Starting in Dec 2018, we used the peritonitis predictive model to generate risk scores on a monthly basis for the entire PD population treated by Fresenius Medical Care North America. We scheduled a home visit for patients within the first 30 days and a phone call for patients on dialysis between 30 and 90 days. For the remaining patients, we used the model to segment into three groups: high risk (~10%), medium risk (~10%) and low risk. Those patients with high risk were scheduled for a home visit and those with medium risk were scheduled for a phone call. An assessment was created in Feb 2018 to track specific interventions.

Results

We have performed over 14000 phone calls and over 7000 home visits due to this personalized care effort.
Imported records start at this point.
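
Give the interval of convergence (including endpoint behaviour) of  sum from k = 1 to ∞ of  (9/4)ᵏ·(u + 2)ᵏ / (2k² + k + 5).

Apply the ratio test: |a_{k+1}| / |a_k| = [(2k² + k + 5)/(2(k+1)² + (k+1) + 5)] · 9/4, which tends to 9/4 as k → ∞.
Convergence for |u + 2| · 9/4 < 1, i.e. |u + 2| < 4/9. So R = 4/9.
When u = -14/9, absolute convergence follows by limit comparison with Σ 1/k².
Endpoint u = -22/9: absolute convergence follows by limit comparison with Σ 1/k².

[-22/9, -14/9]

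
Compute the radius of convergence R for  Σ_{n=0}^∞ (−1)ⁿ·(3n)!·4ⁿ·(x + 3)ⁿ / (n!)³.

The ratio of consecutive coefficients is (3n+1)·(3n+2)·(3n+3)/(n+1)³ · 4 → 108.
Hence the series converges for |x + 3| < 1/(108) = 1/108, so the radius of convergence is 1/108.

R = 1/108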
Many of the home visits resulted in reviews of infection control, home environment or equipment. More of the phone calls resulted in no intervention than the home visits, which is logical given that those patients have lower risk scores. Analysis of outcomes such as peritonitis rates and modality changes is underway.

Conclusion

Integrating artificial intelligence into clinical decision support allows us to intervene with the right patient at the right time for the right reason. Future work must be conducted to improve the model to include additional reasons for intervention such as psychosocial or educational needs.